プロップファームの「信頼の崖」MFF事件後、CCOが問われる「恣意性」の証明
MFF事件の本質は、規制当局との訴訟の勝敗ではありません。真のリスクは、トレーダーコミュニティから「恣意的な介入」を疑われ、信頼を失うことです 1。本記事では、プロップファームが直面するこの新たなコンプライアンス課題を分析し、CCOが「公正性」を積極的に証明するために必要な「技術的証跡と人間の最終判断」 1 という枠組みを提案します。
1. MFF事件の逆説的教訓:「法廷の勝利」と「市場の敗北」
1.1. 2025年5月・訴訟棄却の法的な意味
2025年5月、米商品先物取引委員会(CFTC)がプロップトレーディングファームMy Forex Funds(MFF)に対して起こした訴訟は、米国連邦裁判所によって棄却された 2。これは一見、MFF側、ひいてはプロップファーム業界の勝利に見えるかもしれない。
しかし、この法的な判断は、MFFのビジネスモデルの合法性や倫理性を認めたものでは断じてない。訴訟棄却の決定的な理由は、MFFの潔白が証明されたからではなく、ひとえにCFTC側の「深刻な手続き上の不備」と「悪意ある不実表示」が裁判所によって認定されたためである 5。

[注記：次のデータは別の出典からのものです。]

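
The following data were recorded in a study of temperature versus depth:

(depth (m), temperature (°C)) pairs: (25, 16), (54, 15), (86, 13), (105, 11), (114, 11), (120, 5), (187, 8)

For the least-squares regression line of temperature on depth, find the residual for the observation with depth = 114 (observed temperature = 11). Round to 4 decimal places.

0.6300

n = 7, Σx = 691, Σy = 79, Σxy = 6833, Σx² = 84327
Sxx = Σx² − (Σx)²/n = 84327 − 68211.571429 = 16115.428571
Sxy = Σxy − (Σx)(Σy)/n = 6833 − 7798.428571 = -965.428571
b = Sxy/Sxx = -965.428571/16115.428571 = -0.059907
a = ȳ − b·x̄ = 11.285714 − (-0.059907)·98.714286 = 17.199401
ŷ(114) = 17.199401 + (-0.059907)·114 = 10.369991
residual = y − ŷ = 11 − 10.369991 = 0.630009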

特別補佐官(Special Master)の調査によれば、CFTCはオンタリオ証券委員会(OSC)からMFFによる送金が正当な納税支払いであることを確認するメールという、決定的な無罪証拠を入手していたにもかかわらず、これを6ヶ月以上にわたって意図的に隠蔽し、裁判所に対して不実の表明を続けていた 4。この規制当局による稀に見る「悪意(bad faith)」 5 が、訴訟自体の棄却という異例の事態を招いたのである。
1.2. 棄却されたが、消えない「疑惑のロードマップ」
法的手続きは停止したが、CFTCが2023年8月に当初提出した訴状 2 が業界に与えたダメージは、何ら解消されていない。むしろ、この訴状は、今やトレーダーコミュニティと競合他社、そして(今回失敗したとはいえ)他の規制当局にとって、プロップファームのビジネスモデルの脆弱性を突く「疑惑のロードマップ」として機能し続けている。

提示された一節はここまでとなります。